Sous pression, le Premier ministre François Bayrou a décidé de scinder le projet pour permettre aux députés d’approuver ou non chaque texte séparément. La question autour du suicide assisté et euthanasie suscite cependant d’intenses débats même au sein du gouvernement.
Bruno Retailleau, ministre de l’Intérieur et farouche opposant à ces mesures, évoque un « texte de rupture anthropologique ». Des critiques similaires ont été émises par plusieurs élus républicains qui jugent insuffisantes certaines protections concernant la procédure d’aide à mourir.
Lundi dernier, Emmanuel Macron a rappelé son engagement vers cette évolution sociétale critique : « Le débat ne peut être réduit » simplement à un dichotomie pro-vie ou anti-vie ; il doit engager une réflexion plus large autour du « moindre mal ».

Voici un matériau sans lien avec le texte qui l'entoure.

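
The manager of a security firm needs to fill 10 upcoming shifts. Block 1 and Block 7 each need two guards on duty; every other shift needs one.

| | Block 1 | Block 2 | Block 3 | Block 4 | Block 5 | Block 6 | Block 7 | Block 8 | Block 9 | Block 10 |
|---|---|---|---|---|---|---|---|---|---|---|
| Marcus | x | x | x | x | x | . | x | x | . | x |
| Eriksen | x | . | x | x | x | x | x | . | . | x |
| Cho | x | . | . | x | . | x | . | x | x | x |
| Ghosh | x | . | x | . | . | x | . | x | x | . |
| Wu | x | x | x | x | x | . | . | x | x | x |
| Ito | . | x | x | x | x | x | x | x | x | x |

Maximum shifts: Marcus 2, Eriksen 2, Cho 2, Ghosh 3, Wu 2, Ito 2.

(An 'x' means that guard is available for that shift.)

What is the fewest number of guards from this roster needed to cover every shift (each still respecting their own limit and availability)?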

Une forte attente sociale pour encadrer ce droit
Catherine Vautrin, ministre déléguée chargée de la Santé, a exposé sa volonté répondre aux attentes croissantes des Français tout en maintenant rigoureuse régulation : « L’accès à l’aide à mourir doit être très encadré ». La définition des critères permettant cet accès sera particulièrement discutée; Vautrin propose qu’il soit réservé aux patients souffrant d’affections graves et incurables engageant leurs pronostics vitaux.
Cependant, une formulation précédente – incluant le concept flou du moyen terme – avait été rejetée comme imprécise par certains membres influents tels que Philippe Juvin. Le nouveau texte stipulerait ainsi qu’un patient doit présenter une affection grave et incurable affectant son état vital au stade avancé ou terminal. Ceci soulève encore des préoccupations chez ses critiques qui jugent cette description trop vague.
La Haute Autorité de Santé, dans son dernier avis publié mardi, souligne qu’il n’y a pas consensus médical concernant cette notion floue du pronostic vital engagé « à moyen terme ». Elle clarifie également ce qu’est considérée comme phase avancée : elle désigne l’entrée dans un processus irréversible marqué par l’aggravation. Mme Vautrin insiste sur ces précisions pour répondre favorablement aux attaques anticipées contre ces lois destinées à alléger les souffrances.